08

11.7K 1.8K 14
                                    

Pagi-pagi sekali, Iriana membangunkan ku, awalnya aku enggan bangun, lantaran masih mengantuk, tapi anak itu semakin menjadi membangunkan ku, membuat ku mau tak mau bangun, atau cara Iriana membangunkan ku akan semakin gila.
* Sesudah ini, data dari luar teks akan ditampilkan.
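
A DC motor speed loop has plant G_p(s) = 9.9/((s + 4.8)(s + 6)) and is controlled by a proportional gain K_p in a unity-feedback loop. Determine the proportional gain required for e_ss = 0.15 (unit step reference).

K_p = 16.5

The loop is type 0, so e_ss(step) = 1/(1 + K_pos) with K_pos = K_p·G_p(0).
G_p(0) = 0.3438. Require 1/(1 + K_p·0.3438) = 0.15, so 1 + 0.3438·K_p = 6.667.
K_p = (6.667 − 1)/0.3438 = 16.5.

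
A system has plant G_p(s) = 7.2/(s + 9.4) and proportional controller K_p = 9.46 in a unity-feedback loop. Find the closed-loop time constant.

τ = 0.0129 s

Closed-loop transfer function: T(s) = K_p·G_p(s)/(1 + K_p·G_p(s)) = 68.11/(s + 9.4 + 68.11) = 68.11/(s + 77.51).
Time constant τ = 1/77.51 = 0.0129 s.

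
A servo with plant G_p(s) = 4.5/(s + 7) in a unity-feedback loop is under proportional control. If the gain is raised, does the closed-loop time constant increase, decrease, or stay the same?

decrease

The closed-loop bandwidth 7+K_p·4.5 grows with K_p, so τ shrinks.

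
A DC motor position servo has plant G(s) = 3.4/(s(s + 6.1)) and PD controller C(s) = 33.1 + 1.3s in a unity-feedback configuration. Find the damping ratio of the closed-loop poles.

ζ = 0.496

Forward path: (33.1 + 1.3s)·3.4/(s(s+6.1)). The closed-loop characteristic equation is s² + (6.1 + 3.4·1.3)s + 3.4·33.1 = 0.
That is s² + 10.52s + 112.5 = 0, so ω_n = 10.61 rad/s and ζ = 10.52/(2·10.61) = 0.4958.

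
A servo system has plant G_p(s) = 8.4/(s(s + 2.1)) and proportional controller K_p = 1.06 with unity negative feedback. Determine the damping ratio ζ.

The closed-loop denominator is s(s+2.1) + 1.06·8.4 = s² + 2.1s + 8.904.
So ω_n² = 8.904 ⇒ ω_n = 2.984 rad/s, and ζ = 2.1/(2ω_n) = 0.352.

ζ = 0.352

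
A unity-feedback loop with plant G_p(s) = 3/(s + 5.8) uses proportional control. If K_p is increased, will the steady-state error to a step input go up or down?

decrease

The position error constant K_pos = K_p·G_p(0) grows with K_p, and e_ss = 1/(1+K_pos) falls.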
Sebenernya tadi malam kami tidur hanya beralaskan daun lebar dengan bentuk memanjang, entahlah aku tak tahu itu daun apa, yang jelas itu bukan daun pisang.

Kami tidur dengan posisi mengelilingi api unggun yang dibuat oleh Gaery.
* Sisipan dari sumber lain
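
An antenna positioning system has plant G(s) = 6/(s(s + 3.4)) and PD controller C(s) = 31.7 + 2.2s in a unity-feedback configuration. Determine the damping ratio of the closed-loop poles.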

Aku sendiri bukannya nyaman tidur di situ, hingga membuat ku masih ingin tidur. Tapi karena aku tidur sudah cukup larut, mungkin sekitar jam duaan.

Aku menoleh ke arah Iriana, mataku masih sipit. "Jam berapa sekarang?" tanyaku dengan suara serak.
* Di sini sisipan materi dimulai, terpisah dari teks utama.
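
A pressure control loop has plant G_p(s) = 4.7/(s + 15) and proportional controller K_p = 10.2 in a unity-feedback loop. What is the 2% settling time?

Closed-loop transfer function: T(s) = K_p·G_p(s)/(1 + K_p·G_p(s)) = 47.94/(s + 15 + 47.94) = 47.94/(s + 62.94).
Time constant τ = 1/62.94 = 0.01589 s, so the 2% settling time is about 4τ = 0.0636 s.

T_s ≈ 0.0636 s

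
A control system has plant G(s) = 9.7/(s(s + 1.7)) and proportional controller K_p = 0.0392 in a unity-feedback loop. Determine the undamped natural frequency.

The closed-loop denominator is s(s+1.7) + 0.0392·9.7 = s² + 1.7s + 0.3802.
So ω_n² = 0.3802 ⇒ ω_n = 0.6166 rad/s, and ζ = 1.7/(2ω_n) = 1.38.

ω_n = 0.617 rad/s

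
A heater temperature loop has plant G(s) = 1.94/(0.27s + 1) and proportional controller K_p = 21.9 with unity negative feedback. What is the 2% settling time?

T_s ≈ 0.0248 s

Closed loop: T(s) = K_p·G/(1+K_p·G) = 42.49/(0.27s + 1 + 42.49), with pole at s = −(1 + 42.49)/0.27 = −161.1.
τ = 1/161.1 = 0.006209 s, so 2% settling time ≈ 4τ = 0.0248 s.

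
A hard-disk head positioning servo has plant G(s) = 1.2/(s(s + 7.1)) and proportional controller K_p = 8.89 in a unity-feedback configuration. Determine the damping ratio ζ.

With unity feedback the closed-loop characteristic equation is s² + 7.1s + 8.89·1.2 = s² + 7.1s + 10.67 = 0.
So ω_n² = 10.67 ⇒ ω_n = 3.266 rad/s, and ζ = 7.1/(2ω_n) = 1.09.

ζ = 1.09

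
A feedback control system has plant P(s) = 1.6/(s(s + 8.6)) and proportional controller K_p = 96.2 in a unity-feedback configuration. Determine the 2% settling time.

T_s ≈ 0.93 s

Closed-loop characteristic equation: s² + 8.6s + 153.9 = 0, so ω_n = 12.41 rad/s and ζ = 8.6/(2·12.41) = 0.3466.
2% settling time T_s ≈ 4/(ζω_n) = 4/4.3 = 0.93 s.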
Iriana mendongak sebentar kemudian kembali menatap ku. "Sekitar jam empatan," jawab Iriana singkat.

Mataku yang masih sipit langsung membulat. "Kau gila?! Untuk apa kau membangunkan aku sepagi ini?!" Aku menatap tak percaya Iriana.

Hey yang benar saja, itu berarti aku baru tidur dua jam-an, mana cukup waktu sesingkat itu mengistirahatkan tubuh dan otak ku?!

Iriana memutar bola matanya. "Lihatlah sekitar mu, Ellysha, semua orang sudah bangun, kau ingin tidur di saat semua orang sedang bersiap-siap untuk pergi?"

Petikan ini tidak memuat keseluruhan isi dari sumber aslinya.